The PENTAX 17 features a newly developed 25mm F3.5 lens (equivalent to a 37mm lens in the 35mm format). Based on the optics incorporated in the acclaimed PENTAX Espio Mini (marketed in 1994), it has been redesigned to fit perfectly in the half-size format. It is also treated with HD (High Definition) coating — a highly acclaimed multi-layer coating — to optimize the clarity and sharpness of half-size pictures. Using the lens used in the RICOH Auto Half (a best-selling half- size model first marketed in 1962) as a reference, the angle of view and focal length were selected to make casual, everyday picture-taking simple and flawless.

4. Zone-focus system to switch the in-focus area via simple selection of zone marks

From close-ups to long distances, the PENTAX 17’s zone-focus system can handle it all. The system is divided into six focus zones, indicated by marks that signify each zone. All the user has to do to set the camera’s focus is select the mark best suited for the subject distance on the zone focusing ring. In the Macro focus zone, the user can capture a close-up photo from approximately 25 centimeters away. The hand strap (included as a standard accessory) lets the user measure subject distance more accurately.

5. Bright optical viewfinder for real-time confirmation of a subject image

The PENTAX 17’s optical viewfinder features a bright, Albada-type frame finder that helps to facilitate framing a scene. It also comes with a close-up visual field compensation frame to help the photographer more easily compose close-up images.

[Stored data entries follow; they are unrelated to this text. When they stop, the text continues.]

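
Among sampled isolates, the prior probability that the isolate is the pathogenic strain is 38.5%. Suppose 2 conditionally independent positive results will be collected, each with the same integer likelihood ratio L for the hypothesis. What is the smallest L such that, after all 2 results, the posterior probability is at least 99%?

13

Prior odds = 0.385/0.615 = 77/123.
Target odds = 0.99/0.01 = 99.
Need L² ≥ 99 ÷ (77/123) = 1107/7.
12² = 144 < 1107/7 ≤ 169 = 13², so L = 13.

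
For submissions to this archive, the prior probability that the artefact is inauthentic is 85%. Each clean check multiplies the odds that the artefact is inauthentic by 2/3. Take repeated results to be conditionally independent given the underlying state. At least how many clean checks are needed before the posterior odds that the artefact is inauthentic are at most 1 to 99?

Prior odds: 0.85 ÷ 0.15 = 17/3.
Likelihood ratio per clean check = 2/3.
Target odds = 1/99.
Need (17/3) × (2/3)ⁿ ≤ 1/99, i.e. (2/3)ⁿ ≤ 1/561.
(2/3)¹⁵ = 32768/14348907 is still above 1/561 but (2/3)¹⁶ = 65536/43046721 is at or below it, so n = 16.

16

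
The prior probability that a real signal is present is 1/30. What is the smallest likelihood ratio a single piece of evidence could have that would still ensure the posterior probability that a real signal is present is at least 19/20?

Prior odds = (1/30)/(29/30) = 1/29.
Target odds = 0.95/0.05 = 19.
Required Bayes factor = 19 ÷ (1/29) = 551.

551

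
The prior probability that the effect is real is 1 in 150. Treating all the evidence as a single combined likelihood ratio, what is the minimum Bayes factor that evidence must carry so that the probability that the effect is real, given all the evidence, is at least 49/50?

7301

Prior odds = (1/150)/(149/150) = 1/149.
Target odds = 0.98/0.02 = 49.
Required Bayes factor = 49 ÷ (1/149) = 7301.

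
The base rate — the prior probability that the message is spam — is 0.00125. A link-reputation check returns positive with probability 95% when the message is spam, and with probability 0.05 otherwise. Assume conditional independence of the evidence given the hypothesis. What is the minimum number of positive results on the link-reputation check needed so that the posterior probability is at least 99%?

Prior odds: 0.00125 ÷ 0.99875 = 1/799.
Likelihood ratio of a positive result = 0.95/0.05 = 19.
Target odds: 0.99 ÷ 0.01 = 99.
Require 19ⁿ ≥ 99 ÷ (1/799) = 79101.
19³ = 6859 falls short of 79101 but 19⁴ = 130321 reaches it, so n = 4.

4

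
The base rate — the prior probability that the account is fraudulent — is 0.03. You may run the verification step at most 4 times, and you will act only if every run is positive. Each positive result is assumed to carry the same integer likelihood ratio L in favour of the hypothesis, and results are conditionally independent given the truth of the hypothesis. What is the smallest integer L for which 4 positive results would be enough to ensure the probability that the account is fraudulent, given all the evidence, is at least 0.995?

9

Prior odds = 0.03/0.97 = 3/97.
Target odds = 0.995/0.005 = 199.
Need L⁴ ≥ 199 ÷ (3/97) = 19303/3.
8⁴ = 4096 < 19303/3 ≤ 6561 = 9⁴, so L = 9.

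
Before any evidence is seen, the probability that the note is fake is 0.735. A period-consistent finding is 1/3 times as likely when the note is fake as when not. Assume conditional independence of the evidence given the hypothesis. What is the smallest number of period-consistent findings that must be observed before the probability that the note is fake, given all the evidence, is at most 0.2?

Prior odds: 0.735 ÷ 0.265 = 147/53.
Likelihood ratio per period-consistent finding = 1/3.
Target posterior odds = 0.2/0.8 = 0.25.
Need (147/53) × (1/3)ⁿ ≤ 0.25, i.e. (1/3)ⁿ ≤ 53/588.
(1/3)² = 1/9 is still above 53/588 but (1/3)³ = 1/27 is at or below it, so n = 3.

3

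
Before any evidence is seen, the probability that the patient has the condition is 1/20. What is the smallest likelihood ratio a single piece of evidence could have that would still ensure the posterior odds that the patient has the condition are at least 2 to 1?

38

Prior odds = 0.05/0.95 = 1/19.
Target odds = 2.
Required Bayes factor = 2 ÷ (1/19) = 38.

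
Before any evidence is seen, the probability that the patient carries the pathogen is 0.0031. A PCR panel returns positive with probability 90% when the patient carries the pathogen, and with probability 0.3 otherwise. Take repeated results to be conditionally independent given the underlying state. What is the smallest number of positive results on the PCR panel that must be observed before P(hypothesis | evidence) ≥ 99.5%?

11

Prior odds = 0.0031/0.9969 = 31/9969.
Likelihood ratio of a positive result = 0.9/0.3 = 3.
Target posterior odds = 0.995/0.005 = 199.
Need (31/9969) × 3ⁿ ≥ 199, i.e. 3ⁿ ≥ 1983831/31.
3¹⁰ = 59049 falls short of 1983831/31 but 3¹¹ = 177147 reaches it, so n = 11.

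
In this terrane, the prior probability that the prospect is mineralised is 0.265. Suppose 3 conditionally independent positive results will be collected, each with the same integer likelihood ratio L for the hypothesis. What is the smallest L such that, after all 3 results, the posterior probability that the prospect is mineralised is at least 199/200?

9

Prior odds = 0.265/0.735 = 53/147.
Target odds = 0.995/0.005 = 199.
Need L³ ≥ 199 ÷ (53/147) = 29253/53.
8³ = 512 < 29253/53 ≤ 729 = 9³, so L = 9.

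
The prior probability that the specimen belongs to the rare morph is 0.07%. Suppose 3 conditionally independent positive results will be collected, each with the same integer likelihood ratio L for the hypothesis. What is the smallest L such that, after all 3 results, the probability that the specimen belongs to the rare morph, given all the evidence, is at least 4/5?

18

Prior odds = 0.0007/0.9993 = 7/9993.
Target odds = 0.8/0.2 = 4.
Need L³ ≥ 4 ÷ (7/9993) = 39972/7.
17³ = 4913 < 39972/7 ≤ 5832 = 18³, so L = 18.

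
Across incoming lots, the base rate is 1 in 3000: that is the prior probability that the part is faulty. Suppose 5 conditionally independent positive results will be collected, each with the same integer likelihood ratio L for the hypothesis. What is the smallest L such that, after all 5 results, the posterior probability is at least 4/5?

7

Prior odds = (1/3000)/(2999/3000) = 1/2999.
Target odds = 0.8/0.2 = 4.
Need L⁵ ≥ 4 ÷ (1/2999) = 11996.
6⁵ = 7776 < 11996 ≤ 16807 = 7⁵, so L = 7.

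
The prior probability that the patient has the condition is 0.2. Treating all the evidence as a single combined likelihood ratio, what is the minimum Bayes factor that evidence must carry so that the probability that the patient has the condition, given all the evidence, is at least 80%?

16

Prior odds = 0.2/0.8 = 0.25.
Target odds = 0.8/0.2 = 4.
Required Bayes factor = 4 ÷ 0.25 = 16.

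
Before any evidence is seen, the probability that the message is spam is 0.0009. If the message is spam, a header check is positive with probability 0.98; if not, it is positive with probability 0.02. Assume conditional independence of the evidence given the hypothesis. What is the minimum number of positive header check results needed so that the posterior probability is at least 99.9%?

Prior odds = 0.0009/0.9991 = 9/9991.
Likelihood ratio of a positive = 0.98/0.02 = 49.
Target odds: 0.999 ÷ 0.001 = 999.
Require 49ⁿ ≥ 999 ÷ (9/9991) = 1109001.
49³ = 117649 falls short of 1109001 but 49⁴ = 5764801 reaches it, so n = 4.

4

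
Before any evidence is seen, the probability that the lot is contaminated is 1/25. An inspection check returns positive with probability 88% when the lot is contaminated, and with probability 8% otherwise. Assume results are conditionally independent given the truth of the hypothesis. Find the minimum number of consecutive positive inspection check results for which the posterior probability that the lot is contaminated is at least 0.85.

Prior odds: 0.04 ÷ 0.96 = 1/24.
Likelihood ratio of a positive result = 0.88/0.08 = 11.
Target odds: 0.85 ÷ 0.15 = 17/3.
Need (1/24) × 11ⁿ ≥ 17/3, i.e. 11ⁿ ≥ 136.
11² = 121 falls short of 136 but 11³ = 1331 reaches it, so n = 3.

3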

It is possible to check the zone marks directly through the viewfinder.

6. Seven shooting modes to accommodate different applications

The PENTAX 17 automatically adjusts exposure settings based on the lighting data collected by its metering sensor. In addition to the Full Auto mode in which all exposure settings are selected by the camera, it provides six other shooting modes, including Slow-speed sync, which is highly useful in twilight photography; and Bulb, a slow-shutter speed mode that comes in handy for photographing nightscapes and fireworks. The PENTAX 17 also features an independent exposure compensation dial, which allows the user to swiftly shift the exposure level to accommodate different types of subjects or express the user’s creative intentions.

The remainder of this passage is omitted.